2. You gave someone your Private key or Seed Phrase
It’s important to remember that no one will ever ask for your seed phrase.
When you receive a phishing email, it’ll likely ask you for your seed phrase to do something. To upgrade your wallet, to receive a free airdrop, to get access to something, etc.
But you can be 100% sure that none of this will happen. Even when the message claims that they will block your wallet when you do not do what they say.

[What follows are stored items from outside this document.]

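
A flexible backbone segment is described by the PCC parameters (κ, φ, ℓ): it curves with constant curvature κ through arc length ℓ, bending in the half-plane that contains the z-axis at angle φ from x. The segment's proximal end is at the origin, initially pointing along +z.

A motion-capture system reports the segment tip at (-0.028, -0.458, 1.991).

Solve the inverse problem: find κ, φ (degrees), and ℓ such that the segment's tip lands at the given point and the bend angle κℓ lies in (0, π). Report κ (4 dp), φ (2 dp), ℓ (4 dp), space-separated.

ρ = √(x²+y²) = √(-0.028² + -0.458²) = 0.45886
φ = atan2(y, x) mod 360° = atan2(-0.458, -0.028) = 266.5016°
|p|² = ρ² + z² = 0.45886² + 1.991² = 4.17463
κ = 2ρ / |p|² = 2×0.45886 / 4.17463 = 0.21983
θ = 2·atan2(ρ, z) = 2·atan2(0.45886, 1.991) = 0.45302 rad
ℓ = θ/κ = 0.45302/0.21983 = 2.06077

0.2198 266.50 2.0608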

MetaMask doesn’t need your seed phrase, and you also never shared your email address with them.
Generally speaking, even if you were using a centralized app, if they want, they can block or upgrade or do anything with your account with or without your cooperation.
3. You gave a dApp too much Permission, and it got Hacked
When using dApps like OpenSea or PancakeSwap, they’ll ask you for permission to interact with your wallet and its content. This is called allowance.
Some apps might ask just for permission to see your wallet’s balance. While others might want to spend or transfer your tokens.
That’s inevitable, especially with decentralized exchanges. After all, if you want to swap your tokens, you must allow the app to perform the swap.
If you grant a dApp full permission to interact with your MetaMask wallet, you essentially give that dApp control over your funds.
And while MetaMask itself cannot be hacked, dApps can. And if dApp is hacked, which has unlimited permissions, there is a potential risk that your MetaMask funds could be compromised.
That’s why it’s important to revoke all permissions from dApps you don’t intend to use in the near future.
This simple process can save all your funds. You can check our guide on how to revoke permissions on MetaMask for more information.
How to not get “Hacked” Using MetaMask
There are a few practices you should definitely include in your daily interaction with cryptocurrencies. The previous section should already give you a good overview of the usual causes of users losing their assets stored in wallets like MetaMask.
1. To prevent your computer from getting infected by malware, spyware, or any other malicious software, you should use good antivirus software. A good antivirus will block malicious websites for you and detect any potentially harmful apps.
2. You also shouldn’t underestimate the importance of a strong password, even for local purposes. Even though the MetaMask password is only used on your device and does not back up your account, it serves as a key to encrypt and decrypt your seed phrase and private keys.
3. The next way to lose your assets is by someone knowing your seed phrases or private keys. This information serves as full access keys to your funds. Never give it out to anyone, and choose a good storage space for them.
You can take inspiration from our guide that mentions the best seed phrase storages.
4. And finally, consider a purchase of a hardware wallet. Although non-custodial wallets like MetaMask are generally safe, it’s only as secure as your device. Even hardware wallets aren’t foolproof but are considered much safer in comparison to software wallets.
There are many different brands you can choose from. Whatever manufacturer you choose, make sure to purchase it directly from them.
The usual mainstream choices are Trezor, Ledger, or SecuX. To help you decide, we also got a complete comparison of all SecuX wallets.
We started this article with a bold claim that MetaMask cannot be hacked.
This, however, doesn’t mean, in any way, that your assets can’t be stolen from MetaMask. This article tried to draw a thick line between being hacked yourself, being phished, and MetaMask being hacked.
It’s arrogant to claim that it’s always MetaMask’s fault that your crypto got stolen. It’s like blaming the company that made your leather wallet for your wallet being stolen in a robbery.
Once something like this happens, you need to take some responsibility. If you refuse to learn, it’s going to happen again.
As a self-custodial wallet, it’s on your self to safely store all sensitive information. Make sure no one ever gets your seed phrase and private keys in their hand, and you’ll avoid the vast majority of dangers.
After all, 10 million users wouldn’t be using MetaMask, if it wasn’t trustworthy.